Statutes which generally fit into the category of allowing attorney's fees are rather thoroughly collected and discussed at Anno., "Validity of Statute Allowing Attorney's Fee to Successful Claimant but Not to Defendant, or Vice Versa," 73 A.L.R. 3d 515 (1976). We conclude that the award of an attorney's fee under the mechanic's lien statute is a reasonable classification for the benefit of certain workers, materialmen, and contractors. Anno., 73 A.L.R.3d 574-577, § 15(a). Also, see Anno., "Constitutionality of statute permitting recovery of attorney's fee in proceeding to enforce employee's claim for wages," 14 A.L.R. 2d 452 (1950) and Later Case Service. The statute allowing the attorney's fee, § 29-2-118, is revived and the award of the attorney's fee of $25 is allowed to stand.[9]

Remanded for modification of the judgment, consistent with this opinion.

NOTES

[*] At the time of oral argument, Guthrie, J., was Chief Justice. He retired from the court on December 31, 1978. By order of the court, entered on January 1, 1979, he has been retained in active judicial service pursuant to § 5, Art. V, Wyoming Constitution and § 5-1-106(f), W.S. 1977, and has continued to participate in the decision and opinion of the court in this case.

[1] This case involves cross-appeals and thus the parties are technically both appellants and appellees. We note that the Schaefers failed to respond to the cross-appeal of appellee.

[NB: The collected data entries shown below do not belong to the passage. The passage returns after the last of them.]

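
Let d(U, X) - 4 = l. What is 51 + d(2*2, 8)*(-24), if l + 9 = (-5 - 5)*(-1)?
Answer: -69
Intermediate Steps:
l = 1 (l = -9 + (-5 - 5)*(-1) = -9 - 10*(-1) = -9 + 10 = 1)
d(U, X) = 5 (d(U, X) = 4 + 1 = 5)
51 + d(2*2, 8)*(-24) = 51 + 5*(-24) = 51 - 120 = -69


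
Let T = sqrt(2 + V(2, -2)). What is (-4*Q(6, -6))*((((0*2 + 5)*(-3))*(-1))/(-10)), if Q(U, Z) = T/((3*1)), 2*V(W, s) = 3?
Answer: sqrt(14) ≈ 3.7417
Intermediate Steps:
V(W, s) = 3/2 (V(W, s) = (1/2)*3 = 3/2)
T = sqrt(14)/2 (T = sqrt(2 + 3/2) = sqrt(7/2) = sqrt(14)/2 ≈ 1.8708)
Q(U, Z) = sqrt(14)/6 (Q(U, Z) = (sqrt(14)/2)/((3*1)) = (sqrt(14)/2)/3 = (sqrt(14)/2)*(1/3) = sqrt(14)/6)
(-4*Q(6, -6))*((((0*2 + 5)*(-3))*(-1))/(-10)) = (-2*sqrt(14)/3)*((((0*2 + 5)*(-3))*(-1))/(-10)) = (-2*sqrt(14)/3)*((((0 + 5)*(-3))*(-1))*(-1/10)) = (-2*sqrt(14)/3)*(((5*(-3))*(-1))*(-1/10)) = (-2*sqrt(14)/3)*(-15*(-1)*(-1/10)) = (-2*sqrt(14)/3)*(15*(-1/10)) = -2*sqrt(14)/3*(-3/2) = sqrt(14)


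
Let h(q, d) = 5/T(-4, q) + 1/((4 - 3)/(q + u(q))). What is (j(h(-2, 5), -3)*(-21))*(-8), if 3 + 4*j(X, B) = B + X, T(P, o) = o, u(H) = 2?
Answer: -357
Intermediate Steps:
h(q, d) = 2 + q + 5/q (h(q, d) = 5/q + 1/((4 - 3)/(q + 2)) = 5/q + 1/(1/(2 + q)) = 5/q + 1/1/(2 + q) = 5/q + 1*(2 + q) = 5/q + (2 + q) = 2 + q + 5/q)
j(X, B) = -3/4 + B/4 + X/4 (j(X, B) = -3/4 + (B + X)/4 = -3/4 + (B/4 + X/4) = -3/4 + B/4 + X/4)
(j(h(-2, 5), -3)*(-21))*(-8) = ((-3/4 + (1/4)*(-3) + (2 - 2 + 5/(-2))/4)*(-21))*(-8) = ((-3/4 - 3/4 + (2 - 2 + 5*(-1/2))/4)*(-21))*(-8) = ((-3/4 - 3/4 + (2 - 2 - 5/2)/4)*(-21))*(-8) = ((-3/4 - 3/4 + (1/4)*(-5/2))*(-21))*(-8) = ((-3/4 - 3/4 - 5/8)*(-21))*(-8) = -17/8*(-21)*(-8) = (357/8)*(-8) = -357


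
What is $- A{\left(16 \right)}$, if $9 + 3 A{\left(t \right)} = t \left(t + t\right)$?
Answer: $- \frac{503}{3} \approx -167.67$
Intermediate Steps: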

[2] Mechanics' and Builders' Liens, §§ 29-2-101 to 29-2-124, W.S. 1977.

[3] The judgment was to be reduced by $514, provided the Schaefers allowed appellee to go on their premises and remove unused materials of that value. The judgment also provided for interest on the reduced sum of $7,181.63, and the payment by the Schaefers of certain costs and $25 for attorney's fees.

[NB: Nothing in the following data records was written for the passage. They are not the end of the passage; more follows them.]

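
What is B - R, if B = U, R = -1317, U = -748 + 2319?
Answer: 2888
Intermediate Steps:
U = 1571
B = 1571
B - R = 1571 - 1*(-1317) = 1571 + 1317 = 2888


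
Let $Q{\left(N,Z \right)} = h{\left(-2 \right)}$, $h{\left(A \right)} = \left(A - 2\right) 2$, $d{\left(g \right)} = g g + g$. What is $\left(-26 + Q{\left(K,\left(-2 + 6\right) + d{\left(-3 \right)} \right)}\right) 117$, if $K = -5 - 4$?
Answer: $-3978$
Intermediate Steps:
$d{\left(g \right)} = g + g^{2}$ ($d{\left(g \right)} = g^{2} + g = g + g^{2}$)
$h{\left(A \right)} = -4 + 2 A$ ($h{\left(A \right)} = \left(-2 + A\right) 2 = -4 + 2 A$)
$K = -9$ ($K = -5 - 4 = -9$)
$Q{\left(N,Z \right)} = -8$ ($Q{\left(N,Z \right)} = -4 + 2 \left(-2\right) = -4 - 4 = -8$)
$\left(-26 + Q{\left(K,\left(-2 + 6\right) + d{\left(-3 \right)} \right)}\right) 117 = \left(-26 - 8\right) 117 = \left(-34\right) 117 = -3978$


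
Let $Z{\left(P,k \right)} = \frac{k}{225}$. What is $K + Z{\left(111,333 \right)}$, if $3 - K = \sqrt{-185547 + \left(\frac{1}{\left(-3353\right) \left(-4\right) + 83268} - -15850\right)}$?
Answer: $\frac{112}{25} - \frac{i \sqrt{396540415029030}}{48340} \approx 4.48 - 411.94 i$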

[4] § 29-2-110, W.S. 1977:

"Every person * * * who may wish to avail himself of the benefits of the provisions of this act * * *, shall give ten (10) days notice, in writing, before filing the lien, as herein required, to the owner, owners or agent, or either of them, that he or they hold a claim against such building or improvement, stating in said notice the amount of the same and from whom it is due."

[5] § 29-2-102, W.S. 1977 (in pertinent part):

"Every * * * person, who shall * * furnish any material * * * for any building * * * under or by virtue of any contract with the owner * * * or his * * contractor, * * * upon complying with the provisions of this act * * *, shall have for his * * * materials * * * a lien upon such building * * *." (Footnote omitted and emphasis added.)

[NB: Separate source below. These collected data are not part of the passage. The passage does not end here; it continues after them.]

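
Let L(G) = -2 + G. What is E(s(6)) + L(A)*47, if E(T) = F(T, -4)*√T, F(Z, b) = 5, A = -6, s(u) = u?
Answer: -376 + 5*√6 ≈ -363.75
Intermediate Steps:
E(T) = 5*√T
E(s(6)) + L(A)*47 = 5*√6 + (-2 - 6)*47 = 5*√6 - 8*47 = 5*√6 - 376 = -376 + 5*√6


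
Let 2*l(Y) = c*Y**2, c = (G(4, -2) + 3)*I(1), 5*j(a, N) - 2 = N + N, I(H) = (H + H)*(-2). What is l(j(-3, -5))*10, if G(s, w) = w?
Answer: -256/5 ≈ -51.200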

An express contract is not required. An implied contract will suffice. Engle v. First National Bank of Chugwater, Wyo. 1979, 590 P.2d 826; Jordan v. Natrona Lumber Co., 1938, 52 Wyo. 393, 75 P.2d 378. In any case, acceptance of or acquiescence in a performance will give rise to a valid contract. Casper Nat. Bank v. Curry, 1937, 51 Wyo. 284, 65 P.2d 1116, 1120-1121.

[6] The question presented here is not affected by our decision in American Building Company v. Wheelers Stores, Wyo. 1978, 585 P.2d 845, because here the supplier of materials supplied the materials directly to the Schaefers' contractor.

[7] Note: The annotation lists Missouri, to which we often look for persuasive authority on matters concerning our mechanic's lien statute, as a doubtful jurisdiction, § 12, pp. 440-441. As the annotation indicates, the Missouri cases are somewhat confused. But see Later Case Service for 39 A.L.R. 2d 394-453, § 12, p. 397.

[8] This is not intended to be an exhaustive listing of provisions for attorney's fees.

[9] We suggest in passing that the fee is unrealistically low and should be addressed by the legislature if the statute is to have any real effect for the protected persons.